You could be legally liable if someone hacks their way into your LAN and steals confidential data (social security numbers, credit card numbers, etc) that you maintain on your clients or customers. Worms or trojans could be planted that send passwords or other sensitive information out onto the Internet to a waiting sniffer. The risks are many and the consequences could threaten the very existance of your company. It's not uncommon for large institutions like banks and insurance firms to decline pressing charges against a hacker simply because they don't want the negative press and loss of confidence they would suffer as the result of a public prosecution by a district attorney.
"Multi-homed" (multi-connection) systems such as gateways are not the only security risk. A server that is only connected to the Internet, such as a Web server, is also at risk of being hacked. You may not care if some hacker cracks his way in and defaces your Web pages. You just reload the pages. But there are other, more hideous, attacks that are not uncommon:
Your server can be used as a base from which attacks on other systems can be launched.

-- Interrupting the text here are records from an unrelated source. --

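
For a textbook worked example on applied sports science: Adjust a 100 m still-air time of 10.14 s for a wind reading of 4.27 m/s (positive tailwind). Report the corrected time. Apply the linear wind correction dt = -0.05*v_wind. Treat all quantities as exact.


dt = -0.05 * v_wind = -0.05 * 4.27 = -0.2135 s
t_corrected = t_still + dt = 10.14 + (-0.2135)
t_corrected = 9.9265 s

9.9265 s


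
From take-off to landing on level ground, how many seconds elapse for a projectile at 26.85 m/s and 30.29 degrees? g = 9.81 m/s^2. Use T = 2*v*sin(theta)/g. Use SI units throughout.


T = 2*v*sin(theta)/g
sin(theta) = sin(30.29 deg) = 0.5044
T = 2*26.85*0.5044 / 9.81
T = 27.085 / 9.81 = 2.761 s

2.761 s


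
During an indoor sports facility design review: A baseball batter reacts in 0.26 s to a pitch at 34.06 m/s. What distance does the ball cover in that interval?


d = v * t
d = 34.06 * 0.26
d = 8.8556 m

8.8556 m


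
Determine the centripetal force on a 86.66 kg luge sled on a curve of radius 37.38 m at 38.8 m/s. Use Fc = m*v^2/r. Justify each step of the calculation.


Fc = m * v^2 / r
v^2 = 38.8^2 = 1505.44
Fc = 86.66 * 1505.44 / 37.38
Fc = 130461.4304 / 37.38 = 3490.1399 N

3490.1399 N


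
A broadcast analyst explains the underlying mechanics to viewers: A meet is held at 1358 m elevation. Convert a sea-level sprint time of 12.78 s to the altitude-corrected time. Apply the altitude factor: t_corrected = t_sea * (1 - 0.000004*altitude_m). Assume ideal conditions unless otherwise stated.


Correction factor = 1 - 0.000004 * 1358 = 0.994568
t_corrected = t_sea * factor = 12.78 * 0.994568
t_corrected = 12.7106 s

12.7106 s


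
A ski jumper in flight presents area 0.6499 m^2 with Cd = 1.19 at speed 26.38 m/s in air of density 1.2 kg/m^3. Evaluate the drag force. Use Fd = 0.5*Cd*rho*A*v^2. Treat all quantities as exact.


Fd = 0.5 * Cd * rho * A * v^2
Fd = 0.5 * 1.19 * 1.2 * 0.6499 * 26.38^2
v^2 = 695.9044
Fd = 0.5 * 1.19 * 1.2 * 0.6499 * 695.9044 = 322.9195 N

322.9195 N


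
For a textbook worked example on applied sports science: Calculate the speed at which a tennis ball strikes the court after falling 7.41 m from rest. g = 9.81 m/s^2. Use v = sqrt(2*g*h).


v = sqrt(2 * g * h)
v = sqrt(2 * 9.81 * 7.41)
v = sqrt(145.3842) = 12.0575 m/s

12.0575 m/s


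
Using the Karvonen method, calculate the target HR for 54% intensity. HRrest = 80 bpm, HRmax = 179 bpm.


Target = HRrest + pct*(HRmax - HRrest)
Heart rate reserve = HRmax - HRrest = 179 - 80 = 99 bpm
Fraction = 54% = 0.54
Target = 80 + 0.54 * 99
Target = 80 + 53.46 = 133.46 bpm

133.46 bpm


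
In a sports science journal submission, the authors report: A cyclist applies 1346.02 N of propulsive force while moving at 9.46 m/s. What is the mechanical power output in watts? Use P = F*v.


P = F * v
P = 1346.02 * 9.46
P = 12733.3492 W

12733.3492 W


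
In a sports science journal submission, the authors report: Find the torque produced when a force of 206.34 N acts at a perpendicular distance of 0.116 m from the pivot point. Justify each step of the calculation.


tau = F * d
tau = 206.34 * 0.116
tau = 23.9354 N*m

23.9354 N*m


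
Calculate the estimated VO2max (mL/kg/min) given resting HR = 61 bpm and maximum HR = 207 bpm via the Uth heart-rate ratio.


VO2max = 15.3 * HRmax / HRrest
VO2max = 15.3 * 207 / 61
VO2max = 3167.1 / 61 = 51.9197 mL/kg/min

51.9197 mL/kg/min


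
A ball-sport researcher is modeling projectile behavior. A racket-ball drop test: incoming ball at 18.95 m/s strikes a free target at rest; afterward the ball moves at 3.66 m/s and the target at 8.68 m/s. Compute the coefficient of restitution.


e = (v2_after - v1_after) / (v1_before - v2_before)
Numerator = 8.68 - 3.66 = 5.02
Denominator = 18.95 - 0 = 18.95
e = 5.02 / 18.95 = 0.2649

0.2649


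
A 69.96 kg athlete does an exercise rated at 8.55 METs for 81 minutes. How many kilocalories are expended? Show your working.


kcal = MET * mass * time_hr
Convert time: 81 min = 1.35 hr
kcal = 8.55 * 69.96 * 1.35
kcal = 807.5133 kcal

807.5133 kcal


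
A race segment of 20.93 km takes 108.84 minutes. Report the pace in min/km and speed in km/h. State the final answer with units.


Pace = time / distance = 108.84 min / 20.93 km = 5.2002 min/km
Speed = distance / time_in_hours = 20.93 / 1.814 hr
Speed = 11.538 km/h

5.2002 min/km, 11.538 km/h


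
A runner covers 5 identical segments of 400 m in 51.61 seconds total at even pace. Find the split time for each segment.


Split time = total_time / n_laps = 51.61 / 5
Split time = 10.322 s per lap

10.322 s


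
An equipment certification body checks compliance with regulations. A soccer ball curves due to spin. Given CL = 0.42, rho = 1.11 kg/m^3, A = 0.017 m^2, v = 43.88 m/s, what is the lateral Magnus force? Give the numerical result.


FM = 0.5 * CL * rho * A * v^2
FM = 0.5 * 0.42 * 1.11 * 0.017 * 43.88^2
v^2 = 1925.4544
FM = 0.5 * 0.42 * 1.11 * 0.017 * 1925.4544 = 7.63 N

7.63 N


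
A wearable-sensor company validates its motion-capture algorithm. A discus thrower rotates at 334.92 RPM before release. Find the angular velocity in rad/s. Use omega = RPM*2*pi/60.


omega = RPM * 2 * pi / 60
omega = 334.92 * 2 * 3.14159 / 60
omega = 2104.3644 / 60 = 35.0727 rad/s

35.0727 rad/s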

Your e-mail server could be used as a relay for spammers.
Your system can be surreptitiously used as an IRC (chat) server or for some other band-width intensive application that steals performance from both your server and your Internet connection.
Your could be the target of DoS (Denial of Service) attacks which renders your servers (e-mail or Web), and your Internet connection, useless.
Internet servers that use SSL to collect sensitive information such as credit card numbers or account numbers and passwords can be targets of hackers in order to try and gain access to the devices where this data is stored. (SSL only protects in-transit HTTP traffic. It does nothing for operating system or server security.)